Иллюминаторы были поистине толстенными, каждое, примерно дюймов по восемь в толщину. С боку на стене был прикреплён прибор для измерения забортного давления, барометр, приспособление для автоматического закрытия снаружи иллюминаторов, управление забортными фонарями, а также фотоаппарат, закреплённый на поворотном кронштейне. Кроме того, ближе к задней двери, ведущей на капитанский мостик, был установлен более обширный стол с прилагающимися к нему чертёжными приспособлениями в специальных контейнерах, закреплённых на стене болтами. Посередине помещения проходила толстая вертикальная металлическая труба, уходящая вниз, в ходовую рубку, в которой находился перископ — жизненно важное приспособление, как для подводной лодки.
— А снаружи казалось, что это помещение куда обширнее, — заметил лорд Рокстон.
— Это верно, — согласился офицер, — просто здесь невероятно толстая обшивка, призванная защитить вас от возможных неурядиц, всё-таки это самый ответственный район субмарины, ведь помещение располагается вне основного корпуса судна, так что излишняя безопасность не помешает. Кроме того, это помещение может использоваться дополнительно, как спасательный модуль.
— Интересно, как? — поинтересовался я.
— В теории всё достаточно просто: в случае если судно начнёт тонуть, экипаж собирается в этом отсеке. В местах, где рубка соединяется с корпусом судна, закладываются определённой мощности заряды, затем они подрываются. Обладающая большей прочностью и плавучестью рубка всплывает на поверхность.
— Вы сказали в теории? — переспросил Саммерли.
— Да.
— А на практике?
— Трудно сказать, ведь подобного никто ещё не пробовал.
— Значит, ещё неизвестно, спасутся люди или нет?
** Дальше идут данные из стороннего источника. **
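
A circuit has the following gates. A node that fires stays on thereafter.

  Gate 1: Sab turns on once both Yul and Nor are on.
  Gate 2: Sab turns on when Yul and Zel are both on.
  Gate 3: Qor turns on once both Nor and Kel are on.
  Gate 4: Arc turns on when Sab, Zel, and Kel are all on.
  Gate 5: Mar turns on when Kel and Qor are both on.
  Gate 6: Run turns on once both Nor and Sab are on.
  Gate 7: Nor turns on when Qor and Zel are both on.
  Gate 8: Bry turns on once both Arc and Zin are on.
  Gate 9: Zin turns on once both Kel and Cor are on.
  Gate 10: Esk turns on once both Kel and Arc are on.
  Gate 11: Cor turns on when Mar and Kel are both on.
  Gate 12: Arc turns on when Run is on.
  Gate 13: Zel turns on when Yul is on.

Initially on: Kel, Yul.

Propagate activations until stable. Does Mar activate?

No

Mar would need Kel and Qor (Gate 5), but Qor never turns on.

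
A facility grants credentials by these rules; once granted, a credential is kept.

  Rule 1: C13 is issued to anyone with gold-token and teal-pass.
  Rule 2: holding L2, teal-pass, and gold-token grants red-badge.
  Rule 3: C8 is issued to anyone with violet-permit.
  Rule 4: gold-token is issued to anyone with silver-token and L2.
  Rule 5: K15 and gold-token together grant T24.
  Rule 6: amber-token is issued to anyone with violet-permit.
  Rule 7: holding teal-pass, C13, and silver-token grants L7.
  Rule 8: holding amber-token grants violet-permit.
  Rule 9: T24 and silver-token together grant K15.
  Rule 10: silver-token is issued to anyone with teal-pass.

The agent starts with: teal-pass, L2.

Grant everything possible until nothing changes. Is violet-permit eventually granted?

No

violet-permit would need amber-token (Rule 8), but amber-token is never granted.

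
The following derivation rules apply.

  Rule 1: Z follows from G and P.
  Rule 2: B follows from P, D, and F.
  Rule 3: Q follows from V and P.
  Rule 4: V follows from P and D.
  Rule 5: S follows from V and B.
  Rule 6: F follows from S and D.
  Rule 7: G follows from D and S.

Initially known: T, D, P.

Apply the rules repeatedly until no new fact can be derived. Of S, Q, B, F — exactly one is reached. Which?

From P and D, Rule 4 gives V.
V and P hold, so Q follows (Rule 3).
F would need S and D (Rule 6), but S is never established. B would need P, D, and F (Rule 2), but F is never established. S would need V and B (Rule 5), but B is never established.

Q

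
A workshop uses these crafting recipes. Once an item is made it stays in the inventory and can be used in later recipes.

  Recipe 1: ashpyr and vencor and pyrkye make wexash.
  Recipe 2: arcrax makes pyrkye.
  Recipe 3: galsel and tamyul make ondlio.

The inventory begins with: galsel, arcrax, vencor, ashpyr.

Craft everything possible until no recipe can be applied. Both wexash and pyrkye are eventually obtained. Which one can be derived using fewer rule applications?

pyrkye

pyrkye: arcrax → pyrkye (Recipe 2). [1 rule application]
wexash: Using Recipe 2, arcrax makes pyrkye. Using Recipe 1, ashpyr, vencor, and pyrkye make wexash. [2 rule applications]
pyrkye needs fewer.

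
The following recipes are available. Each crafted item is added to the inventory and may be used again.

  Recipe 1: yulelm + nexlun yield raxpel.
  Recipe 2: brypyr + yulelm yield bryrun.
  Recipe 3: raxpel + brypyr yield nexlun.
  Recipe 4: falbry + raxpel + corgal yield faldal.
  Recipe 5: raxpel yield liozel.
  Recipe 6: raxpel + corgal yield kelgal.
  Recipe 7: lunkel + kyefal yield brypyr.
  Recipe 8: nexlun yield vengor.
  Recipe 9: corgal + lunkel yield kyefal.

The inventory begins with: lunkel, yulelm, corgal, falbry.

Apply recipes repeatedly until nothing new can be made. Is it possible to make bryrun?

Yes

Using Recipe 9, corgal and lunkel make kyefal.
lunkel + kyefal → brypyr (Recipe 7).
brypyr + yulelm → bryrun (Recipe 2).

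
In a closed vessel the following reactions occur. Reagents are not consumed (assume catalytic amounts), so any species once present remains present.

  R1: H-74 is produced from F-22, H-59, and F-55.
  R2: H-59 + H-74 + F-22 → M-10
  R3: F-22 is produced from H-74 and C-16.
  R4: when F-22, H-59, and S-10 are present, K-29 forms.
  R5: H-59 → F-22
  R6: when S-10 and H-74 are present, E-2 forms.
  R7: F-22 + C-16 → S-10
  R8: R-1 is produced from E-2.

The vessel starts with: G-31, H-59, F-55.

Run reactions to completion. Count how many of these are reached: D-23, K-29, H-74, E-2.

H-59 present → F-22 forms (R5).
F-22, H-59, and F-55 present → H-74 forms (R1).
No rule produces D-23, and it is not given.
K-29 would need F-22, H-59, and S-10 (R4), but S-10 never forms.
H-74: reached.
E-2 would need S-10 and H-74 (R6), but S-10 never forms.
Reached: H-74 — 1 of the 4.

1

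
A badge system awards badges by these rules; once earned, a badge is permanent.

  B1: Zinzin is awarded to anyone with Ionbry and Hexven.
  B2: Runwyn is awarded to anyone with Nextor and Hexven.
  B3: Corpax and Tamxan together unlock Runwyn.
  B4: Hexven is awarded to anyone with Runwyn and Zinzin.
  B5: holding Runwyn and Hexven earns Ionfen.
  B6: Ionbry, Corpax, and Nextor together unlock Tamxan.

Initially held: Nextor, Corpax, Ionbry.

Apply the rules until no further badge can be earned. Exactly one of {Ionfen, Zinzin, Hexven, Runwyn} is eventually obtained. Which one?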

— Всё выяснится, если подлодка таки начнёт тонуть.
— Тогда лучше это вообще не выяснять.
Спустившись в ходовую рубку, через которую проходил каждый спускавшийся вниз или поднимавшийся на верхнюю палубу судна, человек, мы увидели множество необычных и непонятных человеку, не имеющему каких-либо знаний в морском деле, навигационных приборов, на которых разными цветами горело множество лампочек. Помощник капитана посвятил нас лишь в основные предназначения этих устройств, чего нам было вполне достаточно. Чтобы не опозориться перед моими будущими читателями, я старательно записывал их названия в блокнот. Здесь были: магнитный компас, эхолот, лаг, барограф, секстант, хронометр. На небольшом штурманском столе лежали различные карты, которые приходилось складывать в несколько раз, чтобы проложить по ним курс, из-за уж слишком большой разницы между размерами карт и местом, отводимым под стол. На отдельной полке находились карандаши, линейки и другие вещи, используемые штурманами для счисления курса судна по карте. По середине рубки размещалась труба перископа. У штурвала имелись аппараты для голосовой связи с радистом, акустиком и с машинным отделением.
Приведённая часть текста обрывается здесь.